Yusuf Kardâvî, Nedvî'nin özgeçmişini anlattığı kitabında, yukarıda geçen, Nedvî'nin benimsediği ve İmam-ı Rabbânî'de kamil temsilini bulan ıslalahat yöntemini açıkladıktan sonra şu cihetlerden tenkid etmiştir:
1. Bu yöntem gerçekçi olmaktan çok ideal, hatta ütopik olandır.
2. Hükümdarlıkla yönetilen topluluklarda başı ıslah etmek, gövdeyi (halkı, geri kalanları) de ıslah etmektir. Ama bugün yönetim şekli değişmiştir, baştakiler de durmadan değişmektedir.
3. Bugün ümmetin dinî hayatına zarar veren düşünce ve hareketler hükümdarlardan, yöneticilerden ziyade ülkelerin bir kısım seçkinlerinden, okumuşlarından, "aydınlar"ından gelmektedir ve mücadelenin muhatapları değişmiştir.
4. Bu yöntem İmam-ı Rabbânî gibi müstesna mürşidlerle başarıya ulaşabilir, ama bu mürşidleri her zaman ve her yerde bulmak mümkün değildir.
Farklı islamcılık örnekleri ve aralarındaki yöntem tartışmalarını bize göre şöyle noktalamak mümkündür:
Müslümanlar için nihai hedef bellidir ve sabittir (kamil manada ve bütün alanlarda İslam'ı yaşamak ve yaşatmak).

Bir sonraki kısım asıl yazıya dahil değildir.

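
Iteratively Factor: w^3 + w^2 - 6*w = (w - 2)*(w^2 + 3*w) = (w - 2)*(w + 3)*(w)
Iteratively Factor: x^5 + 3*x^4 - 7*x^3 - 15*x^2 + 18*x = (x + 3)*(x^4 - 7*x^2 + 6*x) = (x + 3)^2*(x^3 - 3*x^2 + 2*x) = (x - 1)*(x + 3)^2*(x^2 - 2*x) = x*(x - 1)*(x + 3)^2*(x - 2)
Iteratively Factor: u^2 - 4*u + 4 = (u - 2)*(u - 2)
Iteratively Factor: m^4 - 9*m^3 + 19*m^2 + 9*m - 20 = (m + 1)*(m^3 - 10*m^2 + 29*m - 20) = (m - 4)*(m + 1)*(m^2 - 6*m + 5) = (m - 5)*(m - 4)*(m + 1)*(m - 1)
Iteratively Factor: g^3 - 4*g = (g + 2)*(g^2 - 2*g) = (g - 2)*(g + 2)*(g)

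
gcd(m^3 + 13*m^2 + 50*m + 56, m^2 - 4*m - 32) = m + 4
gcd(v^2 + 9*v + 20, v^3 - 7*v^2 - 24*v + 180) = v + 5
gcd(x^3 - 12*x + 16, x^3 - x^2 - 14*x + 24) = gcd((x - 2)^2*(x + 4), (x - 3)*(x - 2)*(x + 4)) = x^2 + 2*x - 8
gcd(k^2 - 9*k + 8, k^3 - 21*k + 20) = k - 1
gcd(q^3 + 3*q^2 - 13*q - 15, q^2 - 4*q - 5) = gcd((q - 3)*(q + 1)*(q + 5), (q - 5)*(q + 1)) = q + 1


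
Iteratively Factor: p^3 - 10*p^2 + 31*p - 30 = (p - 5)*(p^2 - 5*p + 6) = (p - 5)*(p - 3)*(p - 2)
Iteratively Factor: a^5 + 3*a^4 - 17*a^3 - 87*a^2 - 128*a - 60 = (a + 1)*(a^4 + 2*a^3 - 19*a^2 - 68*a - 60) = (a + 1)*(a + 3)*(a^3 - a^2 - 16*a - 20) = (a - 5)*(a + 1)*(a + 3)*(a^2 + 4*a + 4) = (a - 5)*(a + 1)*(a + 2)*(a + 3)*(a + 2)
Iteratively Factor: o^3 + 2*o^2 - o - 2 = (o - 1)*(o^2 + 3*o + 2) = (o - 1)*(o + 1)*(o + 2)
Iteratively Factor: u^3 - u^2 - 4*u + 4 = (u - 1)*(u^2 - 4) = (u - 2)*(u - 1)*(u + 2)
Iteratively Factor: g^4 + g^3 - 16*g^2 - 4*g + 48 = (g + 4)*(g^3 - 3*g^2 - 4*g + 12) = (g - 3)*(g + 4)*(g^2 - 4) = (g - 3)*(g + 2)*(g + 4)*(g - 2)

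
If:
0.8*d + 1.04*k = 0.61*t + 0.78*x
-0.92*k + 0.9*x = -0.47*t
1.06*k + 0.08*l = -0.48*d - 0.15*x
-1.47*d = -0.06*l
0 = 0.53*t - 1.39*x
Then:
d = 0.00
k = 0.00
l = 0.00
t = 0.00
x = 0.00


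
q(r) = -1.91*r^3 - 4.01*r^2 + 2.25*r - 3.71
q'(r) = -5.73*r^2 - 8.02*r + 2.25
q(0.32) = -3.46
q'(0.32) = -0.90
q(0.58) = -4.13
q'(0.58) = -4.33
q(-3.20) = 10.61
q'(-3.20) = -30.76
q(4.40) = -234.15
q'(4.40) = -143.97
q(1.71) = -21.14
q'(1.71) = -28.22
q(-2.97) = 4.27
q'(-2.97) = -24.47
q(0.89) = -6.23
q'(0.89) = -9.43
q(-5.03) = 126.59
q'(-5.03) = -102.38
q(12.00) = -3854.63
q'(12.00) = -919.11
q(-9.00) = 1043.62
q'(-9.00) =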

Nihai hedefe götüren adımlar ile her bir adımda uygulanacak usul ve araçlar ise şartlara göre değişir ve bunu da belirleyecek olanlar Rabbânî alimler, samîmî ve mücahid islamcılardır.
İslamcı cemaatler arasındaki farklara ilave olarak bir cemaatin değişik zaman ve mekanlardaki yöntem farklarından da bahsetmek mümkündür. Mesela Mevdûdî'nin Cemâati her zaman ve her yerde aynı yolu izlemedi. 1947 yılında sömürgeciler, Ulusal Kongre ve Müslüman Birliği partilerinin talebini kabul ederek ülkeye bağımsızlık vermeyi ve ülkenin ikiye bölünmesini (Hindistan Devleti ve Pakistan İslam Cumhuriyeti) kabul ettiler. Cemâat da Hindistan, Pakistan ve Cammu-Keşmir Cemaatleri şeklinde üçe ayrıldı.
Bölünmeden sonra Hindistan'da ve Cammu-Keşmir'de İslam ve Müslümanlar büyük meydan okumalarla, güçlüklerle, problemlerle karşılaştılar. Bunlara karşı mücadele edenlerin başında Cemaat geliyor ve şu vasıtaları kullanıyordu: Müslümanlara ve gayr-i Müslimlere yönelik çağrı (tebliğ), çeşitli Hindistan dillerinde kitap, dergi ve gazete yayınları, okullar ve enstitüler kurup işletmek, davet ve tebliğ işini hakkıyla üstlenecek kişiler yetiştirmek, halkı şuurlandırmak, Kur'an-ı Kerim'i ve İslam'a ait kitapları çeşitli Hind dillerine çevirip yayınlamak, Müslümanların birlik olmaları için çaba göstermek... (Siyaset yok).
Pakistan'da benzer problemler yanında farklı bir temel problem vardı. M. Ali Cinnah vefat ettikten sonra (1948) Pakistanlı liderler ve yöneticiler -Yeni devletin rejimi İslâmî olacak diye karar alınmış olmasına rağmen- rejim konusunda farklı ve muhalif konuşmalar yapmaya başladılar. Müslümanlar birliği Partisine katılan komünistler, sömürgecilerin işbirlikçileri, değerlerine yabancılaşmış yerli aydınlar, Kadiyânîler, sünnete cephe alanlar... İslâmî rejimden yan çizmek isteyenlere destek veriyorlardı. Bütün bunara karşı Cemaat, "İslâmî bir anayasa yapılması, İslam kanunlarının uygulanması, Kur'an ve Sünnet ile bağdaşmayan kanunların iptal edilmesi için canla başla çalışmaya koyuldular (Siyaset var).
Bu yazıların sonunda "İslamcılara ne oldu, neredeler?" sorusuna şu cevabı vermek isterim: İslamcılar her zaman, her yerde, nihai hedefleri değişmeksizin şartlara uygun duruş, davranış ve yöntemlerle vardır, var olmaya devam edeceklerdir.